Contributor Q+A With Mackenzie Suess

Mackenzie Suess is a writer and editor based in Denver, Colorado. Her prose has appeared or is forthcoming in Flash Fiction OnlineStoryscape Literary JournalTypehouse Literary Magazine, and elsewhere. She teaches at the University of Colorado-Boulder, manages the online journal TIMBER, and writes for Longleaf Review.

Her works “The Hare and the Hazard” and “Cardinal Transfiguration” appear in Sundog Lit Issue 17. You can find her at mackenziesuess.com.

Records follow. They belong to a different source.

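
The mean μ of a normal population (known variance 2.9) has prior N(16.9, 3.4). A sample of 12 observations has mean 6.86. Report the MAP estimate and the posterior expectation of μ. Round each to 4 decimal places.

Posterior for μ is Normal. Precision-weighted mean: (1/3.4·16.9 + 12/2.9·6.86) / (1/3.4 + 12/2.9) = 7.5263.
A Normal posterior is symmetric, so mode = mean.

MAP: 7.5263. Posterior mean: 7.5263.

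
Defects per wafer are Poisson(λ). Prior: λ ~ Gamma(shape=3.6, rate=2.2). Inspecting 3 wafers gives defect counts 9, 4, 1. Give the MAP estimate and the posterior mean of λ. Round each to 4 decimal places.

Σ counts = 14. Posterior: Gamma(shape = 3.6+14 = 17.6, rate = 2.2+3 = 5.2).
Mode = (α−1)/β = 16.6/5.2 = 3.1923.
Mean = α/β = 17.6/5.2 = 3.3846.

MAP = 3.1923, posterior mean = 3.3846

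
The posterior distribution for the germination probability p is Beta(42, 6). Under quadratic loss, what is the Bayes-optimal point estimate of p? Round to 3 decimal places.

0.875

Mode = (42−1)/(42+6−2) = 41/46 = 0.891.
Mean = 42/(42+6) = 42/48 = 0.875.
Quadratic loss ⇒ the optimal estimator is the posterior mean.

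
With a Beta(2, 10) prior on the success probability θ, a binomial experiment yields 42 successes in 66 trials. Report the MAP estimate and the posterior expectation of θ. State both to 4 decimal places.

MAP: 0.5658. Posterior mean: 0.5641.

Posterior: Beta(2+42, 10+24) = Beta(44, 34).
Mode = (44−1)/(44+34−2) = 43/76 = 0.5658.
Mean = 44/(44+34) = 44/78 = 0.5641.
The posterior is left-skewed, so the mode exceeds the mean.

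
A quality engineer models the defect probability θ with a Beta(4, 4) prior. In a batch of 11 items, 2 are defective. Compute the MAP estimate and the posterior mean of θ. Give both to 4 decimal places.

Posterior: Beta(4+2, 4+9) = Beta(6, 13).
Mode = (6−1)/(6+13−2) = 5/17 = 0.2941.
Mean = 6/(6+13) = 6/19 = 0.3158.
Right-skewed posterior ⇒ mode < mean.

MAP = 0.2941, posterior mean = 0.3158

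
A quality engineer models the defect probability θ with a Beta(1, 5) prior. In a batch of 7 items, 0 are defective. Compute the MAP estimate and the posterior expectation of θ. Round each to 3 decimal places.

θ_MAP = 0.000, E[θ|data] = 0.077

Posterior: Beta(1+0, 5+7) = Beta(1, 12).
Since α = 1 ≤ 1 and β > 1, the Beta density is monotone decreasing on [0,1]; the mode is at 0.
Mean = 1/(1+12) = 0.077.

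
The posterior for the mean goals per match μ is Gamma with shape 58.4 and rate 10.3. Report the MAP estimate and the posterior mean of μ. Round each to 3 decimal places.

Mode = (α−1)/β = 57.4/10.3 = 5.573.
Mean = α/β = 58.4/10.3 = 5.670.

μ_MAP = 5.573, E[μ|data] = 5.670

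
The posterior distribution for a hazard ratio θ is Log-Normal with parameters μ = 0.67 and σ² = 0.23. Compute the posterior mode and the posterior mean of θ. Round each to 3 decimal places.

MAP: 1.553. Posterior mean: 2.192.

Mode = exp(μ − σ²) = exp(0.44) = 1.553.
Mean = exp(μ + σ²/2) = exp(0.785) = 2.192.
Mean > mode: the posterior has a right tail.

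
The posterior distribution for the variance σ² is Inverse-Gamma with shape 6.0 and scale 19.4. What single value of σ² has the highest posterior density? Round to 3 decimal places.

2.771

Mode = β/(α+1) = 19.4/7.0 = 2.771.
Mean = β/(α−1) = 19.4/5.0 = 3.880.
This is the posterior mode — the MAP estimate.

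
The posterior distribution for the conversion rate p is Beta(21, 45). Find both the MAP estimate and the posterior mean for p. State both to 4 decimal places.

Mode = (21−1)/(21+45−2) = 20/64 = 0.3125.
Mean = 21/(21+45) = 21/66 = 0.3182.
Right-skewed posterior ⇒ mode < mean.

MAP: 0.3125. Posterior mean: 0.3182.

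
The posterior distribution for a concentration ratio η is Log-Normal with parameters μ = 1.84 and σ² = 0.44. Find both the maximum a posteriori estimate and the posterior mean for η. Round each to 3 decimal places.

η_MAP = 4.055, E[η|data] = 7.846

Mode = exp(μ − σ²) = exp(1.40) = 4.055.
Mean = exp(μ + σ²/2) = exp(2.060) = 7.846.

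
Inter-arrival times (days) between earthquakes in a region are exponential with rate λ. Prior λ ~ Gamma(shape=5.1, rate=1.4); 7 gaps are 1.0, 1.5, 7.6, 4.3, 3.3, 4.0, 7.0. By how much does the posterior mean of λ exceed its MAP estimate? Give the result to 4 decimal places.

0.0332

Σ times = 28.7. Posterior: Gamma(shape = 5.1+7 = 12.1, rate = 1.4+28.7 = 30.1).
Mode = (α−1)/β = 11.1/30.1 = 0.3688.
Mean = α/β = 12.1/30.1 = 0.4020.
Difference = 0.4020 − 0.3688 = 0.0332.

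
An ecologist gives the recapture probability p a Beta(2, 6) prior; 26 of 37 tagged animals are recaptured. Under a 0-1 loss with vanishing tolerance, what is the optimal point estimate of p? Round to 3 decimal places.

0.628

Posterior: Beta(2+26, 6+11) = Beta(28, 17).
Mode = (28−1)/(28+17−2) = 27/43 = 0.628.
Mean = 28/(28+17) = 28/45 = 0.622.
This is the posterior mode — the MAP estimate.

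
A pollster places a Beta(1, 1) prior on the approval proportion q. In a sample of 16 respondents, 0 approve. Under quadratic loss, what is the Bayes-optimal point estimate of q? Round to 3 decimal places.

0.056

Posterior: Beta(1+0, 1+16) = Beta(1, 17).
Since α = 1 ≤ 1 and β > 1, the Beta density is monotone decreasing on [0,1]; the mode is at 0.
Mean = 1/(1+17) = 0.056.
Quadratic loss ⇒ the optimal estimator is the posterior mean.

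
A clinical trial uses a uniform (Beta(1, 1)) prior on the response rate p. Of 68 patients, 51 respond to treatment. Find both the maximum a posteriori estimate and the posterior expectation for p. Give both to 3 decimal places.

Posterior: Beta(1+51, 1+17) = Beta(52, 18).
Mode = (52−1)/(52+18−2) = 51/68 = 0.750.
Mean = 52/(52+18) = 52/70 = 0.743.

p_MAP = 0.750, E[p|data] = 0.743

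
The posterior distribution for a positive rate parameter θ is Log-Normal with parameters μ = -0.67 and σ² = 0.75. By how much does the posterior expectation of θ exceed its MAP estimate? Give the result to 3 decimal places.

0.503

Mode = exp(μ − σ²) = exp(-1.42) = 0.242.
Mean = exp(μ + σ²/2) = exp(-0.295) = 0.745.
Difference = 0.745 − 0.242 = 0.503.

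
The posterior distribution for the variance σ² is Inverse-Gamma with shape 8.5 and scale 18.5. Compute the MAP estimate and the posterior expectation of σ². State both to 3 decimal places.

MAP = 1.947; posterior mean = 2.467

Mode = β/(α+1) = 18.5/9.5 = 1.947.
Mean = β/(α−1) = 18.5/7.5 = 2.467.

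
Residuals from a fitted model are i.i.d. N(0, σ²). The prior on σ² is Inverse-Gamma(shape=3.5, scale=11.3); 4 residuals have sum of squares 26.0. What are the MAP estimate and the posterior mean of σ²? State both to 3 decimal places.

Posterior: Inverse-Gamma(shape = 3.5+4/2 = 5.5, scale = 11.3+26.0/2 = 24.3).
Mode = β/(α+1) = 24.3/6.5 = 3.738.
Mean = β/(α−1) = 24.3/4.5 = 5.400.

MAP estimate = 3.738, posterior mean = 5.400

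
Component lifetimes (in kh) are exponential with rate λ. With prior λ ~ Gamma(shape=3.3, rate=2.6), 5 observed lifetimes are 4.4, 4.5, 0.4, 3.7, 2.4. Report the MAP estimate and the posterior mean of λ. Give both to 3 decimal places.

Σ times = 15.4. Posterior: Gamma(shape = 3.3+5 = 8.3, rate = 2.6+15.4 = 18.0).
Mode = (α−1)/β = 7.3/18.0 = 0.406.
Mean = α/β = 8.3/18.0 = 0.461.
Right-skewed posterior ⇒ mode < mean.

MAP estimate = 0.406, posterior mean = 0.461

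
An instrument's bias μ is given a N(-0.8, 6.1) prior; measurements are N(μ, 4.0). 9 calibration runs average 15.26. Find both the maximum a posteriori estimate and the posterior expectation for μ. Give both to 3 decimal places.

MAP: 14.169. Posterior mean: 14.169.

Posterior for μ is Normal. Precision-weighted mean: (1/6.1·-0.8 + 9/4.0·15.26) / (1/6.1 + 9/4.0) = 14.169.
A Normal posterior is symmetric, so mode = mean.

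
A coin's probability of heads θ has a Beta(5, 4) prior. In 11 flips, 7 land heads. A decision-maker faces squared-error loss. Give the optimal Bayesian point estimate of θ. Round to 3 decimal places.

Posterior: Beta(5+7, 4+4) = Beta(12, 8).
Mode = (12−1)/(12+8−2) = 11/18 = 0.611.
Mean = 12/(12+8) = 12/20 = 0.600.
Squared-error loss ⇒ the optimal estimator is the posterior mean.

0.600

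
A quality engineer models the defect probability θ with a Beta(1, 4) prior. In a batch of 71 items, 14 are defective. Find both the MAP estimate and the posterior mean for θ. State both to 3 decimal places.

θ_MAP = 0.189, E[θ|data] = 0.197

Posterior: Beta(1+14, 4+57) = Beta(15, 61).
Mode = (15−1)/(15+61−2) = 14/74 = 0.189.
Mean = 15/(15+61) = 15/76 = 0.197.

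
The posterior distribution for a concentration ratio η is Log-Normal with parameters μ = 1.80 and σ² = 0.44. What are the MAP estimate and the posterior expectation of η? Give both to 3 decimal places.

Mode = exp(μ − σ²) = exp(1.36) = 3.896.
Mean = exp(μ + σ²/2) = exp(2.020) = 7.538.

MAP: 3.896. Posterior mean: 7.538.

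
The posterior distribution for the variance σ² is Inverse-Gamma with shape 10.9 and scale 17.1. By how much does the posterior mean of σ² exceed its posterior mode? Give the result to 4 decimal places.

Mode = β/(α+1) = 17.1/11.9 = 1.4370.
Mean = β/(α−1) = 17.1/9.9 = 1.7273.
Difference = 1.7273 − 1.4370 = 0.2903.
The mean is pulled above the mode by the posterior's right skew.

0.2903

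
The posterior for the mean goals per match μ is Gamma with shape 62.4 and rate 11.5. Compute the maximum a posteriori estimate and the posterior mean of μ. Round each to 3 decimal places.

Mode = (α−1)/β = 61.4/11.5 = 5.339.
Mean = α/β = 62.4/11.5 = 5.426.
The mean is pulled above the mode by the posterior's right skew.

MAP = 5.339; posterior mean = 5.426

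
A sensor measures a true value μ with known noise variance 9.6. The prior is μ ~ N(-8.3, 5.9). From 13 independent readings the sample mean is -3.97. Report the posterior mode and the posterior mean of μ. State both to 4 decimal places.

μ_MAP = -4.4517, E[μ|data] = -4.4517

Posterior for μ is Normal. Precision-weighted mean: (1/5.9·-8.3 + 13/9.6·-3.97) / (1/5.9 + 13/9.6) = -4.4517.
A Normal posterior is symmetric, so mode = mean.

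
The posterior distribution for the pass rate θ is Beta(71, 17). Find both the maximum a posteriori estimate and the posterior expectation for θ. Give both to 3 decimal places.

maximum a posteriori estimate = 0.814, posterior expectation = 0.807

Mode = (71−1)/(71+17−2) = 70/86 = 0.814.
Mean = 71/(71+17) = 71/88 = 0.807.
Mode > mean: the posterior has a left tail.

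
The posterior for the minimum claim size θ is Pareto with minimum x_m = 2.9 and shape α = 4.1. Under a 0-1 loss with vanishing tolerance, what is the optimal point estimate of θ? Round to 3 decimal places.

2.900

The Pareto density is strictly decreasing on [x_m, ∞), so the mode is x_m = 2.900.
Mean = α·x_m/(α−1) = 4.1·2.9/3.1 = 3.835.
This is the posterior mode — the MAP estimate.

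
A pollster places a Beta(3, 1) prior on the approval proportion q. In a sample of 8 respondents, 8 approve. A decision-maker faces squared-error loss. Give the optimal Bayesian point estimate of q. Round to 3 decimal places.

Posterior: Beta(3+8, 1+0) = Beta(11, 1).
Since β = 1 ≤ 1 and α > 1, the Beta density is monotone increasing on [0,1]; the mode is at 1.
Mean = 11/(11+1) = 0.917.
Squared-error loss ⇒ the optimal estimator is the posterior mean.

0.917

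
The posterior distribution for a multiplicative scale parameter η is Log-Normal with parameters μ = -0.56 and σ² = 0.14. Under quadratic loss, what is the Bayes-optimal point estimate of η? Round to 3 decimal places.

Mode = exp(μ − σ²) = exp(-0.70) = 0.497.
Mean = exp(μ + σ²/2) = exp(-0.490) = 0.613.
Quadratic loss ⇒ the optimal estimator is the posterior mean.

0.613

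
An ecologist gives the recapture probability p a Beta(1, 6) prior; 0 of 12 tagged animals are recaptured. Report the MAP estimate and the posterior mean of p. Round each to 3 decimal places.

Posterior: Beta(1+0, 6+12) = Beta(1, 18).
Since α = 1 ≤ 1 and β > 1, the Beta density is monotone decreasing on [0,1]; the mode is at 0.
Mean = 1/(1+18) = 0.053.
The mean is pulled above the mode by the posterior's right skew.

MAP = 0.000, posterior mean = 0.053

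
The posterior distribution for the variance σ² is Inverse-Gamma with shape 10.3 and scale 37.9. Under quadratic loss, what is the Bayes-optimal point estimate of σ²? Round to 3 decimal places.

Mode = β/(α+1) = 37.9/11.3 = 3.354.
Mean = β/(α−1) = 37.9/9.3 = 4.075.
Quadratic loss ⇒ the optimal estimator is the posterior mean.

4.075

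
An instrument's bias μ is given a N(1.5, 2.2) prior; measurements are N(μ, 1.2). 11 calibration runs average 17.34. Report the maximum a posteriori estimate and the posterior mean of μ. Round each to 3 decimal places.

MAP = 16.592, posterior mean = 16.592

Posterior for μ is Normal. Precision-weighted mean: (1/2.2·1.5 + 11/1.2·17.34) / (1/2.2 + 11/1.2) = 16.592.
A Normal posterior is symmetric, so mode = mean.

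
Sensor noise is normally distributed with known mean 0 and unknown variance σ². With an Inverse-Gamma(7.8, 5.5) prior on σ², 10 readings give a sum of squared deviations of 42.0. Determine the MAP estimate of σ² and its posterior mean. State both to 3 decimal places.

σ²_MAP = 1.920, E[σ²|data] = 2.246

Posterior: Inverse-Gamma(shape = 7.8+10/2 = 12.8, scale = 5.5+42.0/2 = 26.5).
Mode = β/(α+1) = 26.5/13.8 = 1.920.
Mean = β/(α−1) = 26.5/11.8 = 2.246.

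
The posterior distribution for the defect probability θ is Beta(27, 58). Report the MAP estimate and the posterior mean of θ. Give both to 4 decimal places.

MAP: 0.3133. Posterior mean: 0.3176.

Mode = (27−1)/(27+58−2) = 26/83 = 0.3133.
Mean = 27/(27+58) = 27/85 = 0.3176.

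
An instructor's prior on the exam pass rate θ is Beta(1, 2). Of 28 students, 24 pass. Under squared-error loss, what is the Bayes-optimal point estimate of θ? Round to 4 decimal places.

0.8065

Posterior: Beta(1+24, 2+4) = Beta(25, 6).
Mode = (25−1)/(25+6−2) = 24/29 = 0.8276.
Mean = 25/(25+6) = 25/31 = 0.8065.
Squared-error loss ⇒ the optimal estimator is the posterior mean.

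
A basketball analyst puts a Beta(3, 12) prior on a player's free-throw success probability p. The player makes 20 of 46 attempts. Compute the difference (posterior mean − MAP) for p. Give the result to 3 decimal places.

0.004

Posterior: Beta(3+20, 12+26) = Beta(23, 38).
Mode = (23−1)/(23+38−2) = 22/59 = 0.373.
Mean = 23/(23+38) = 23/61 = 0.377.
Difference = 0.377 − 0.373 = 0.004.
The posterior is right-skewed, so the mean exceeds the mode.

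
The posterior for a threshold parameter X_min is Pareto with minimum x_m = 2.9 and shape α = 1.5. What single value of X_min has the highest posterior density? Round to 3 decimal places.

The Pareto density is strictly decreasing on [x_m, ∞), so the mode is x_m = 2.900.
Mean = α·x_m/(α−1) = 1.5·2.9/0.5 = 8.700.
This is the posterior mode — the MAP estimate.

2.900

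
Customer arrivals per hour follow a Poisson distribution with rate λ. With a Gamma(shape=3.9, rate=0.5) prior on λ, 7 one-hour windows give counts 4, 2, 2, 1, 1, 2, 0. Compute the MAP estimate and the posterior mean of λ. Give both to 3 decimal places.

Σ counts = 12. Posterior: Gamma(shape = 3.9+12 = 15.9, rate = 0.5+7 = 7.5).
Mode = (α−1)/β = 14.9/7.5 = 1.987.
Mean = α/β = 15.9/7.5 = 2.120.

MAP: 1.987. Posterior mean: 2.120.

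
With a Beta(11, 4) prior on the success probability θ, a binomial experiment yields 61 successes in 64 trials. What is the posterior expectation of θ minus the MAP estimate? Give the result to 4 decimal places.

-0.0107

Posterior: Beta(11+61, 4+3) = Beta(72, 7).
Mode = (72−1)/(72+7−2) = 71/77 = 0.9221.
Mean = 72/(72+7) = 72/79 = 0.9114.
Difference = 0.9114 − 0.9221 = -0.0107.
The posterior is left-skewed, so the mode exceeds the mean.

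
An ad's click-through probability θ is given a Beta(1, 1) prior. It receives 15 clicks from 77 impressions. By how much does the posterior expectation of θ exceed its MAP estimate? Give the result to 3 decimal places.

0.008

Posterior: Beta(1+15, 1+62) = Beta(16, 63).
Mode = (16−1)/(16+63−2) = 15/77 = 0.195.
With a flat prior the MAP equals the MLE, 15/77.
Mean = 16/(16+63) = 16/79 = 0.203.
Difference = 0.203 − 0.195 = 0.008.
Mean > mode: the posterior has a right tail.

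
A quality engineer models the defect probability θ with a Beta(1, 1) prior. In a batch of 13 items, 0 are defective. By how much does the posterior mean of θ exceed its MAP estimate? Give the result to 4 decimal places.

Posterior: Beta(1+0, 1+13) = Beta(1, 14).
Since α = 1 ≤ 1 and β > 1, the Beta density is monotone decreasing on [0,1]; the mode is at 0.
Mean = 1/(1+14) = 0.0667.
Difference = 0.0667 − 0.0000 = 0.0667.
Right-skewed posterior ⇒ mode < mean.

0.0667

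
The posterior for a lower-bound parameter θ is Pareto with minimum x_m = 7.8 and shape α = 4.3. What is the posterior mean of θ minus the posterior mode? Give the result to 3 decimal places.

2.364

The Pareto density is strictly decreasing on [x_m, ∞), so the mode is x_m = 7.800.
Mean = α·x_m/(α−1) = 4.3·7.8/3.3 = 10.164.
Difference = 10.164 − 7.800 = 2.364.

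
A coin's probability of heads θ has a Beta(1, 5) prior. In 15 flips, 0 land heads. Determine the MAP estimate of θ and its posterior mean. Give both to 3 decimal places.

MAP: 0.000. Posterior mean: 0.048.

Posterior: Beta(1+0, 5+15) = Beta(1, 20).
Since α = 1 ≤ 1 and β > 1, the Beta density is monotone decreasing on [0,1]; the mode is at 0.
Mean = 1/(1+20) = 0.048.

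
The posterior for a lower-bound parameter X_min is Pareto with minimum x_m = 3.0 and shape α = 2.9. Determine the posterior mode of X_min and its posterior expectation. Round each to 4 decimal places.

The Pareto density is strictly decreasing on [x_m, ∞), so the mode is x_m = 3.0000.
Mean = α·x_m/(α−1) = 2.9·3.0/1.9 = 4.5789.
Right-skewed posterior ⇒ mode < mean.

posterior mode = 3.0000, posterior expectation = 4.5789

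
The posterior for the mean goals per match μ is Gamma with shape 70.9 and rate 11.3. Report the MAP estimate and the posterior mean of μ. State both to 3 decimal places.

Mode = (α−1)/β = 69.9/11.3 = 6.186.
Mean = α/β = 70.9/11.3 = 6.274.

μ_MAP = 6.186, E[μ|data] = 6.274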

Tell us a little about your writing process (from the first word to the last edit).
I tend to write in bursts and spells; both the pieces in Sundog Lit were written in single, very brief sittings, with a few rounds of light revision. With longer pieces, I’ll spend a day (or a week, or a month) hiding out from the world to write the first draft of a piece, but then I’ll let it sit for a few weeks before circling back around to it. Revision is a long, exceedingly slow process for me in most cases until I don’t know what else to do with it. That’s when outside eyes finally get to take a look.

What is something you’re fascinated with at the moment?
Sound! Playfulness! The luxury in language! My mentor has finally brought me back around to writing more poetry again, so I’ve been particularly tuned in to the pleasure of sound and rhythm for its own sake lately.

Describe the last thing you read in five words.
Agile, bilingual cross-genre extravaganza.

What are you working on now?
At the moment, I’m cleaning up a hybrid short story manuscript which orients largely around mothers, daughters and other feminine/familial relationships. I’m also in wonderfully strange terrain working on my first novel.

Any recommendations for readers, i.e. books, movies, television, art, anything under the sun?
Susana Chávez-Silverman’s Killer Crónicas, and anything—everything!—by Marcia Douglas (might begin with The Marvelous Equations of the Dread).